RT France : Si Donald Trump n'a jamais caché son animosité vis-à-vis de l'Iran, l'essai de missile balistique effectué par l'Iran la semaine dernière a tendu encore un peu plus les relations entre Téhéran et Washington. Cela présage-t-il d'une hausse importante des tensions entre les deux pays sous l'administration Trump ?

François Nicoullaud (F. N.) : Oui, bien entendu. Cela a déjà commencé, notamment à la suite de cet essai balistique.

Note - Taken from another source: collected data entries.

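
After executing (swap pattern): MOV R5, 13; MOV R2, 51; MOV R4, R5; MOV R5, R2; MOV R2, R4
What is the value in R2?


Register state trace (swap pattern):
  MOV R5, 13  → R5 = 13
  MOV R2, 51  → R2 = 51
  MOV R4, R5  → R4 = 13  (save R5)
  MOV R5, R2  → R5 = 51  (R5 gets R2's value)
  MOV R2, R4  → R2 = 13  (R2 gets saved value)
Final: R2 = 13

13


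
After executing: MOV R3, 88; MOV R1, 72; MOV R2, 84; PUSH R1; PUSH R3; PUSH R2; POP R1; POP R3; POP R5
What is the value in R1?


Stack trace (top is rightmost):
  MOV R3, 88  → R3 = 88
  MOV R1, 72  → R1 = 72
  MOV R2, 84  → R2 = 84
  PUSH R1  → stack: [72]
  PUSH R3  → stack: [72, 88]
  PUSH R2  → stack: [72, 88, 84]
  POP R1  → R1 = 84, stack: [72, 88]
  POP R3  → R3 = 88, stack: [72]
  POP R5  → R5 = 72, stack: []
Final: R1 = 84

84


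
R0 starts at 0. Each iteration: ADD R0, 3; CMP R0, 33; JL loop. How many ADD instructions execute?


Loop trace (R0 starts at 0, target 33, step 3):
  ADD #1: R0 = 0 + 3 = 3  → 3 < 33, loop
  ADD #2: R0 = 3 + 3 = 6  → 6 < 33, loop
  ADD #3: R0 = 6 + 3 = 9  → 9 < 33, loop
  ADD #4: R0 = 9 + 3 = 12  → 12 < 33, loop
  ADD #5: R0 = 12 + 3 = 15  → 15 < 33, loop
  ADD #6: R0 = 15 + 3 = 18  → 18 < 33, loop
  ADD #7: R0 = 18 + 3 = 21  → 21 < 33, loop
  ADD #8: R0 = 21 + 3 = 24  → 24 < 33, loop
  ADD #9: R0 = 24 + 3 = 27  → 27 < 33, loop
  ADD #10: R0 = 27 + 3 = 30  → 30 < 33, loop
  ADD #11: R0 = 30 + 3 = 33  → 33 >= 33, exit
Total ADD instructions: 11

11


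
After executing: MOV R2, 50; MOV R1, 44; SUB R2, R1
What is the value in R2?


Register state trace:
  MOV R2, 50  → R2 = 50
  MOV R1, 44  → R1 = 44
  SUB R2, R1  → R2 = 50 - 44 = 6
Final: R2 = 6

6


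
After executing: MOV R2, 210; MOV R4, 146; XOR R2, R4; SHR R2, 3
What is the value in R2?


Register state trace:
  MOV R2, 210  → R2 = 210 (0b11010010)
  MOV R4, 146  → R4 = 146 (0b10010010)
  XOR R2, R4  → R2 = 210 XOR 146 = 64 (0b01000000)
  SHR R2, 3  → R2 = 64 >> 3 = 8
Final: R2 = 8

8


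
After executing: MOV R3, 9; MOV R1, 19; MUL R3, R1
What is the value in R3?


Register state trace:
  MOV R3, 9  → R3 = 9
  MOV R1, 19  → R1 = 19
  MUL R3, R1  → R3 = 9 * 19 = 171
Final: R3 = 171

171


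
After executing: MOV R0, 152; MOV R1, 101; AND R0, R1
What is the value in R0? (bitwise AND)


Register state trace:
  MOV R0, 152  → R0 = 152 (0b10011000)
  MOV R1, 101  → R1 = 101 (0b01100101)
  AND R0, R1  → R0 = 152 AND 101 = 0 (0b00000000)
Final: R0 = 0

0


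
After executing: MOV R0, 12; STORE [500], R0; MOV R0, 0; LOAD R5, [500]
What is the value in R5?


Register and memory trace:
  MOV R0, 12  → R0 = 12
  STORE [500], R0  → mem[500] = 12
  MOV R0, 0  → R0 = 0
  LOAD R5, [500]  → R5 = mem[500] = 12
Final: R5 = 12

12


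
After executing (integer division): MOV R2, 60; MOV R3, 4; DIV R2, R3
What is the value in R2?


Register state trace:
  MOV R2, 60  → R2 = 60
  MOV R3, 4  → R3 = 4
  DIV R2, R3  → R2 = 60 // 4 = 15
Final: R2 = 15

15


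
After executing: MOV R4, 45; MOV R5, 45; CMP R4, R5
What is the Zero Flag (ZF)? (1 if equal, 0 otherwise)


Register state trace:
  MOV R4, 45  → R4 = 45
  MOV R5, 45  → R5 = 45
  CMP R4, R5  → computes 45 - 45 = 0
  Result is zero, so values are equal
ZF = 1

1


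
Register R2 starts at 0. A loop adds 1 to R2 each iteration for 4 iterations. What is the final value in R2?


Starting value: R2 = 0
  Iter 1: R2 = 0 + 1 = 1
  Iter 2: R2 = 1 + 1 = 2
  Iter 3: R2 = 2 + 1 = 3
  Iter 4: R2 = 3 + 1 = 4
Final: R2 = 4

4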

Ce tir a provoqué de vives protestations de l'administration américaine, une mise en garde formelle de l'Iran de la part du Général Flynn, conseiller à la sécurité nationale, et à la mise en place de nouvelles sanctions contre des individus et des sociétés liées au programme balistique iranien. Et cela va manifestement continuer, Donald Trump semble bien s'être placé sur une ligne de «tolérance zéro» à l'égard du comportement de l'Iran.

L'idéal pour Donald Trump serait de pousser Téhéran à la faute, mais l'Iran l'a bien compris

RT France : Donald Trump a également twitté qu'«il ne serait pas aussi conciliant que l'avait été Barack Obama». L'accord sur le nucléaire, qu'il a toujours considéré comme «mauvais», pourrait-il être remis en question ?

F. N. : Il n'est pas certain que Trump ait vraiment envie de dénoncer cet accord, car il a quand même compris que la suite serait un saut dans l'inconnu. L'idéal pour lui serait de pousser Téhéran à la faute, mais l'Iran l'a bien compris et veille à ne pas être pris en défaut sur l'application de l'accord. Et puis, il est possible que le Congrès américain, qui est majoritairement hostile à l'Iran, entraîne Donald Trump plus loin qu'il ne le souhaiterait en votant des sanctions qui seraient directement contraires à cet accord sur le nucléaire. Dans la période qui s'ouvre, il y a un risque à voir tout le monde jouer avec le feu...

L'Europe a souvent eu du mal à se montrer courageuse et unie quand il s'agissait de résister aux Etats-Unis

RT France : A l'heure où la plupart des dirigeants de l'UE montrent une grande défiance face à Donald Trump et où les grandes entreprises européennes sont très intéressées par la possibilité d'échanger avec l'Iran, l'Europe pourrait-elle se distancier de la politique que mène Washington à l'encontre de Téhéran ?

F. N. : Oui, c'est tout à fait imaginable car les Européens ont déjà déclaré à plusieurs reprises qu'ils restaient très attachés à l'accord nucléaire avec l'Iran. Les entreprises européennes ont commencé à renouer avec l'Iran et apprécieraient très peu de devoir faire machine arrière. C'est vrai que l'Europe a souvent eu du mal à se montrer courageuse et unie quand il s'agit de résister aux Etats-Unis, mais là, les principes et les intérêts en jeu sont suffisamment importants pour qu'elle trouve la force nécessaire.